Organisasi Medis Iran menekankan bahwa mereka hanya menjalankan tes keperawanan dalam kondisi spesifik—seperti kasus pengadilan dan tuduhan pemerkosaan.
Meski demikian, sebagian besar permintaan sertifikat keperawanan masih berasal dari para pasangan yang berencana menikah. Para pasangan itu kemudian mendatangi klinik swasta—bahkan dalam banyak kasus didampingi ibu mereka.
Dalam proses tersebut, seorang dokter ginekologi atau bidan akan melakukan tes dan merilis sertifikat berisi nama lengkap perempuan, nama ayahnya, nomor induk kependudukan, dan kadang kala disertai foto sang perempuan.
Status selaput daranya akan tertera pada sertifikat tersebut disertai pernyataan: "Gadis ini tampaknya adalah perawan".
Di keluarga-keluarga yang lebih konservatif, sertifikat akan ditandatangani dua saksi—biasanya kedua ibu masing-masing calon mempelai.
Dr Fariba adalah salah satu dokter yang merilis sertifikat keperawanan selama bertahun-tahun. Dia mengakui tes keperawanan adalah praktik yang memalukan bagi perempuan, namun dia meyakini bahwa sejatinya dia membantu banyak perempuan.
"Mereka berada dalam tekanan berat dari keluarga. Kadang kala saya berbohong secara verbal demi pasangan. Jika mereka telah tidur bersama dan ingin menikah, Saya akan mengatakan di depan keluarga mereka bahwa perempuan ini adalah perawan,” terangnya.

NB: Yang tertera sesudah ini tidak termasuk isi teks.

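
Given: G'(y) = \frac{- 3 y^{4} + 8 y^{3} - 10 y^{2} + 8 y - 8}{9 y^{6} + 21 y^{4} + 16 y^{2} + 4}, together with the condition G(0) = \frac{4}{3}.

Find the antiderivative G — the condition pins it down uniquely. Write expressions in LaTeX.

A first test for any G(y): its y-derivative must equal the given G'(y).
A general antiderivative is \frac{- y - \frac{2}{3}}{\frac{3 y^{2}}{2} + 1} - \operatorname{atan}{\left(y \right)} + C.
The condition gives C = \frac{4}{3} - (- \frac{2}{3}) = 2.
So G(y) = \frac{- y - \frac{2}{3}}{\frac{3 y^{2}}{2} + 1} - \operatorname{atan}{\left(y \right)} + 2.
Check: d/dy[\frac{- y - \frac{2}{3}}{\frac{3 y^{2}}{2} + 1} - \operatorname{atan}{\left(y \right)} + 2] = \frac{- 3 y^{4} + 8 y^{3} - 10 y^{2} + 8 y - 8}{9 y^{6} + 21 y^{4} + 16 y^{2} + 4} = G'(y).

G(y) = \frac{- y - \frac{2}{3}}{\frac{3 y^{2}}{2} + 1} - \operatorname{atan}{\left(y \right)} + 2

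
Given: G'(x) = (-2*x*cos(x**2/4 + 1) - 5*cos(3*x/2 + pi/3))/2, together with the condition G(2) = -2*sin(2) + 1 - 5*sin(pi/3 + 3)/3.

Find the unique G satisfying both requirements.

Whatever form G(x) takes, its d/dx must return the stated G'(x).
A general antiderivative is -5*sin(3*x/2 + pi/3)/3 - 2*sin(x**2/4 + 1) + C.
The condition gives C = -2*sin(2) + 1 - 5*sin(pi/3 + 3)/3 - (-2*sin(2) - 5*sin(pi/3 + 3)/3) = 1.
So G(x) = -(5*sin(3*x/2 + pi/3) + 6*sin(x**2/4 + 1) - 3)/3.
Check: d/dx[-(5*sin(3*x/2 + pi/3) + 6*sin(x**2/4 + 1) - 3)/3] = -x*cos(x**2/4 + 1) - 5*cos(3*x/2 + pi/3)/2, which equals G'(x).

G(x) = -(5*sin(3*x/2 + pi/3) + 6*sin(x**2/4 + 1) - 3)/3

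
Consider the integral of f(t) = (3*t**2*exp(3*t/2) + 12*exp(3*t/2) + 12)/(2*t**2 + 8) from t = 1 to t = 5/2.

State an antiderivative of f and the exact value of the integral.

Check any antiderivative F(t) by computing F'(t) and comparing it with f(t).
F(t) = exp(3*t/2) + 3*atan(t/2) is an antiderivative of f.
Check: d/dt[exp(3*t/2) + 3*atan(t/2)] = (3*t**2*exp(3*t/2) + 12*exp(3*t/2) + 12)/(2*t**2 + 8) = f(t).
F(5/2) = 3*atan(5/4) + exp(15/4); F(1) = 3*atan(1/2) + exp(3/2).
Integral = F(5/2) - F(1) = -exp(3/2) - 3*atan(1/2) + 3*atan(5/4) + exp(15/4).

Antiderivative: F(t) = exp(3*t/2) + 3*atan(t/2); value = -exp(3/2) - 3*atan(1/2) + 3*atan(5/4) + exp(15/4)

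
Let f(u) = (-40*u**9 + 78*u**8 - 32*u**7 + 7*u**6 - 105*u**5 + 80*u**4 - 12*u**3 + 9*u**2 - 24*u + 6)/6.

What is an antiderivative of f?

An antiderivative is F(u) = -2*u**10/3 + 13*u**9/9 - 2*u**8/3 + u**7/6 - 35*u**6/12 + 8*u**5/3 - u**4/2 + u**3/2 - 2*u**2 + u.

Recognize the product-rule pattern: f = v'r + vr' with v = 2*u**5/3 - u**4 + 2*u, r = -u**5 + 2*u**4/3 + u**2/4 - u + 1/2, so integration by parts undoes it.
Check: d/du[-2*u**10/3 + 13*u**9/9 - 2*u**8/3 + u**7/6 - 35*u**6/12 + 8*u**5/3 - u**4/2 + u**3/2 - 2*u**2 + u] = -20*u**9/3 + 13*u**8 - 16*u**7/3 + 7*u**6/6 - 35*u**5/2 + 40*u**4/3 - 2*u**3 + 3*u**2/2 - 4*u + 1, which equals f(u).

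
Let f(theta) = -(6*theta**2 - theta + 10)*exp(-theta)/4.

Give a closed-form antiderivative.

An antiderivative is F(theta) = (6*theta**2 + 11*theta + 21)*exp(-theta)/4.

f has the shape u'v + uv' for u = 3*theta**2/2 + 11*theta/4 + 21/4 and v = exp(-theta) — it is the derivative of the product u*v.
Check: d/dtheta[(6*theta**2 + 11*theta + 21)*exp(-theta)/4] = (-6*theta**2 + theta - 10)*exp(-theta)/4, which equals f(theta).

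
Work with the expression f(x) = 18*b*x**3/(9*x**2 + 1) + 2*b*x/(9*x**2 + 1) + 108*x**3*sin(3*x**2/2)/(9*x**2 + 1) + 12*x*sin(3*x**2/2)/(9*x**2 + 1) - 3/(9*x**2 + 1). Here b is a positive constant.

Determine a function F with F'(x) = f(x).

An antiderivative is F(x) = b*x**2 - 4*cos(3*x**2/2) - atan(3*x).

The integrand splits into summands that can be handled one at a time.
Check: d/dx[b*x**2 - 4*cos(3*x**2/2) - atan(3*x)] = (18*b*x**3 + 2*b*x + 108*x**3*sin(3*x**2/2) + 12*x*sin(3*x**2/2) - 3)/(9*x**2 + 1), which equals f(x).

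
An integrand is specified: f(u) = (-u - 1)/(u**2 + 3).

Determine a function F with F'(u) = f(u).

Since d/du undoes antidifferentiation here, F'(u) = f(u) is required of F(u).
Check: d/du[-log(u**2 + 3)/2 - sqrt(3)*atan(sqrt(3)*u/3)/3] = (-u - 1)/(u**2 + 3) = f(u).

An antiderivative is F(u) = -log(u**2 + 3)/2 - sqrt(3)*atan(sqrt(3)*u/3)/3.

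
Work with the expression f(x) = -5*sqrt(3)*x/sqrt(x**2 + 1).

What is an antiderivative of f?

The substitution u = 3*x**2 + 3 works: f is exactly (dF/du)*(du/dx) for that inner function.
Check: d/dx[-5*sqrt(3)*sqrt(x**2 + 1)] = -5*sqrt(3)*x/sqrt(x**2 + 1) = f(x).

An antiderivative is F(x) = -5*sqrt(3)*sqrt(x**2 + 1).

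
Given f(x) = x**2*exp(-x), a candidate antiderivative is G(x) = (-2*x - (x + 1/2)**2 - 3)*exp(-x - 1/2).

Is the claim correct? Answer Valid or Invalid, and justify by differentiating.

d/dx[G] = (4*x**2 + 4*x + 1)*exp(-1/2)*exp(-x)/4
d/dx[G] - f(x) = (-4*x**2*exp(1/2) + 4*x**2 + 4*x + 1)*exp(-1/2)*exp(-x)/4 != 0.

Invalid: d/dx[G] - f = (-4*x**2*exp(1/2) + 4*x**2 + 4*x + 1)*exp(-1/2)*exp(-x)/4, which is not 0.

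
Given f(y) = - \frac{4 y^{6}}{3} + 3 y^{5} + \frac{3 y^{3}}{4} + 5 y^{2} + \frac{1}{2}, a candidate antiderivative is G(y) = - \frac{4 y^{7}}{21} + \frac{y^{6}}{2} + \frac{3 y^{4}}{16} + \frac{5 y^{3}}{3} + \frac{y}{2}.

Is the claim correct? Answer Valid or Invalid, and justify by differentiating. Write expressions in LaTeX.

d/dy[G] = - \frac{4 y^{6}}{3} + 3 y^{5} + \frac{3 y^{3}}{4} + 5 y^{2} + \frac{1}{2}
This equals f(y) exactly, so the claim holds.

Valid - the claim checks out under differentiation.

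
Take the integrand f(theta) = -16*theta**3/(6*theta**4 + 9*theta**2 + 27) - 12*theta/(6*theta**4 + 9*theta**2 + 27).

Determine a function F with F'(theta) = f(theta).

The substitution u = 2*theta**4/3 + theta**2 + 3 works: f is exactly (dF/du)*(du/dtheta) for that inner function.
Check: d/dtheta[-2*log(2*theta**4/3 + theta**2 + 3)/3] = (-16*theta**3 - 12*theta)/(6*theta**4 + 9*theta**2 + 27), which equals f(theta).

An antiderivative is F(theta) = -2*log(2*theta**4/3 + theta**2 + 3)/3.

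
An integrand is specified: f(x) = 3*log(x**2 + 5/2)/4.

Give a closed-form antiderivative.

Any candidate F(x) must reproduce f(x) exactly when differentiated.
Check: d/dx[3*x*log(x**2 + 5/2)/4 - 3*x/2 + 3*sqrt(10)*atan(sqrt(10)*x/5)/4] = 3*log(x**2 + 5/2)/4 = f(x).

An antiderivative is F(x) = 3*x*log(x**2 + 5/2)/4 - 3*x/2 + 3*sqrt(10)*atan(sqrt(10)*x/5)/4.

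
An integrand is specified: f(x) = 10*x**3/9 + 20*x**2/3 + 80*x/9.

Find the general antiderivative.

f matches the chain-rule pattern g'(h)*h' with inner function h(x) = x**2/3 + 4*x/3; substituting u = h(x) collapses the integral.
Check: d/dx[5*x**2*(x + 4)**2/18] = 10*x**3/9 + 20*x**2/3 + 80*x/9 = f(x).

F(x) = 5*x**2*(x + 4)**2/18 + C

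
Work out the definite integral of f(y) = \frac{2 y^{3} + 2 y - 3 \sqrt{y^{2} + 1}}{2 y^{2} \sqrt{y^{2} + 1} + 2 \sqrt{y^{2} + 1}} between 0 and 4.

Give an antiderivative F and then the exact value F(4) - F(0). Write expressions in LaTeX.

Any candidate F(y) must reproduce f(y) exactly when differentiated.
F(y) = - \frac{- 2 \sqrt{y^{2} + 1} + 3 \operatorname{atan}{\left(y \right)}}{2} is an antiderivative of f.
Check: d/dy[- \frac{- 2 \sqrt{y^{2} + 1} + 3 \operatorname{atan}{\left(y \right)}}{2}] = \frac{2 y^{3} + 2 y - 3 \sqrt{y^{2} + 1}}{2 y^{2} \sqrt{y^{2} + 1} + 2 \sqrt{y^{2} + 1}} = f(y).
F(4) = - \frac{3 \operatorname{atan}{\left(4 \right)}}{2} + \sqrt{17}; F(0) = 1.
Integral = F(4) - F(0) = - \frac{3 \operatorname{atan}{\left(4 \right)}}{2} - 1 + \sqrt{17}.

Antiderivative: F(y) = - \frac{- 2 \sqrt{y^{2} + 1} + 3 \operatorname{atan}{\left(y \right)}}{2}; value = - \frac{3 \operatorname{atan}{\left(4 \right)}}{2} - 1 + \sqrt{17}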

Praktik tes keperawanan tetap berlangsung karena bagi banyak pria, menikahi seorang perawan adalah sesuatu yang fundamental.
"Jika seorang perempuan kehilangan keperawanannya sebelum menikah, dia tidak bisa dipercaya. Dia mungkin meninggalkan suaminya demi pria lain," kata Ali, seorang teknisi listrik, 34, dari Shiraz.